Published: 15:06, 16 June 2021
| Updated: 15:19, 16 June 2021
A new council-imposed order means a range of activities will now be banned or restricted at a popular lake.
PSPOs cover particular activities, meaning that anyone carrying them out in an area under one of these orders can be prosecuted or issued with a £100 fixed penalty notice.
Under the Conningbrook Lakes PSPO all dogs must be kept on leads.
A council spokeswoman said: "As much of the park is designated for nature conservation and grazing, unleashed dogs can disturb wildlife and pose a threat to livestock.
"This measure is also to protect dogs as, although measures are in place to prevent natural toxic algae blooms in the water, they can still occur and be a potential risk."
No public swimming or boating is allowed unless it is part of organised water sports activities and classes.
Such sessions are held under supervision by qualified and accredited instructors who can manage the users and aid them in avoiding hazards.
For more information about taking part in these activities, the council advises interested people to contact Freedom Leisure.
Fishing is restricted to members of Mid Kent Fisheries and day tickets for fishing are not available.

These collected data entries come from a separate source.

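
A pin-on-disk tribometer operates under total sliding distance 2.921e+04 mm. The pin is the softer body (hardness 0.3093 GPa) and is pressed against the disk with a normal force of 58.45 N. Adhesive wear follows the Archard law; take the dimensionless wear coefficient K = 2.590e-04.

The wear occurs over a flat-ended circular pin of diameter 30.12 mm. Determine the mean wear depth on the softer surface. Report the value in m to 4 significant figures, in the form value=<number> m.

value=2.006e-06 m

The computation carries exact precision. The intermediates are displayed rounded, and a lone final rounding, at four significant figures.
The distance L = 2.921e+04 mm = 29.21 m.
Hardness H = 0.3093 GPa = 3.093e+08 Pa.
Pin diameter d = 30.12 mm = 0.03012 m. Contact area A = π·d²/4 = π·(0.03012 m)²/4 = 7.125e-04 m².
Expressed in SI base units: W = 58.45 N, H = 3.093e+08 Pa, K = 2.590e-04.
Archard volume V = K·W·L/H = 2.590e-04 · 58.45 · 29.21 / 3.093e+08 = 1.430e-09 m³.
Mean wear depth h = V/A = 1.430e-09 / 7.125e-04 = 2.006e-06 m.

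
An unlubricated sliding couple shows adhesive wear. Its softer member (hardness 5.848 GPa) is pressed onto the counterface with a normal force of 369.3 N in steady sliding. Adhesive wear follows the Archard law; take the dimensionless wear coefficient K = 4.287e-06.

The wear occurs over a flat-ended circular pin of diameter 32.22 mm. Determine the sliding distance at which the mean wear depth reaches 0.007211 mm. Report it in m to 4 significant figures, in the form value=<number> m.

Intermediates are printed rounded, and all working math runs at full float precision, and a lone final rounding: 4 significant figures.
Convert: Hardness H = 5.848 GPa = 5.848e+09 Pa.
Convert: Pin diameter d = 32.22 mm = 0.03222 m. Contact area A = π·d²/4 = π·(0.03222 m)²/4 = 8.153e-04 m².
Convert: Depth limit h_lim = 0.007211 mm = 7.211e-06 m.
Collected in SI base units: W = 369.3 N, H = 5.848e+09 Pa, K = 4.287e-06.
Limit volume V_lim = h_lim·A = 7.211e-06 · 8.153e-04 = 5.879e-09 m³.
Thus life L = V_lim·H/(K·W) = 5.879e-09 · 5.848e+09 / (4.287e-06 · 369.3) = 2.172e+04 m.

value=2.172e+04 m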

Those interested in membership should get in touch with Mid Kent Fisheries.
At present, fires or barbecues are not permitted however there are plans to create designated areas within the park, outside of those set aside for nature conservation.
Signage will be installed to highlight the prohibited activities and the full list can also be found on the Ashford Borough Council website.
Cllr Peter Feacey, portfolio holder for community safety, said: “A PSPO gives the council and the police the power to deal with these type of activities immediately and on the ground.
“Often, such incidents may simply require us to point out that this behaviour is unacceptable but, when they become persistent, both council officers and the police will be able to take enforcement action.
“Green spaces, like Conningbrook Lakes, are so important for our wildlife and, in protecting them we also enable them to remain an attractive, welcoming place for residents and visitors too.”